Councilman Dave Spencer said a city-contracted feasibility study concluded a split from Alpine School District was feasible and that residents should have the right to vote on the matter.
"As an American...I thought everybody should have a right to vote," Spencer said, tying his position to civic participation and local control over school funding. He said the city council voted unanimously, 7-0, to commission the feasibility study.
Spencer criticized opposition campaign messaging during the Prop 2 period, describing a "Stronger Together" campaign claim of a 56% tax increase as "a blatant lie." He said some opponents had early access to PTA email lists and that local actors, including a Tom McDonald, contributed money to oppose the split while the feasibility study was underway.
On taxes and bonds, Spencer said his tax notice showed about 72% of property tax dollars going to Alpine School District and 9.8% to Orem; he also said a proposed $600 million Alpine bond was defeated. "If you look at the numbers," he said, "we'd be paying for that."
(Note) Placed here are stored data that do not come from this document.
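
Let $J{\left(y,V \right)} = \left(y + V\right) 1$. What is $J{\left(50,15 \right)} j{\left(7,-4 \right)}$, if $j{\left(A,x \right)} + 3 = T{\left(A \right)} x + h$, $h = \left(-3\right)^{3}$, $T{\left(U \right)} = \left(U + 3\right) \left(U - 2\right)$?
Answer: $-14950$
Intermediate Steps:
$T{\left(U \right)} = \left(-2 + U\right) \left(3 + U\right)$ ($T{\left(U \right)} = \left(3 + U\right) \left(-2 + U\right) = \left(-2 + U\right) \left(3 + U\right)$)
$h = -27$
$j{\left(A,x \right)} = -30 + x \left(-6 + A + A^{2}\right)$ ($j{\left(A,x \right)} = -3 + \left(\left(-6 + A + A^{2}\right) x - 27\right) = -3 + \left(x \left(-6 + A + A^{2}\right) - 27\right) = -3 + \left(-27 + x \left(-6 + A + A^{2}\right)\right) = -30 + x \left(-6 + A + A^{2}\right)$)
$J{\left(y,V \right)} = V + y$ ($J{\left(y,V \right)} = \left(V + y\right) 1 = V + y$)
$J{\left(50,15 \right)} j{\left(7,-4 \right)} = \left(15 + 50\right) \left(-30 - 4 \left(-6 + 7 + 7^{2}\right)\right) = 65 \left(-30 - 4 \left(-6 + 7 + 49\right)\right) = 65 \left(-30 - 200\right) = 65 \left(-230\right) = -14950$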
Spencer noted the larger reorganization now leaves Orem negotiating asset divisions with two other new districts and said the city could be last in line, possibly requiring arbitration if negotiations fail.
(Background) Spencer portrayed the split debate as driven by tax allocation and seismic safety concerns; he said parents' choices (homeschooling, private and charter schools) account for much of enrollment fluctuation, not a dramatic outflow of students.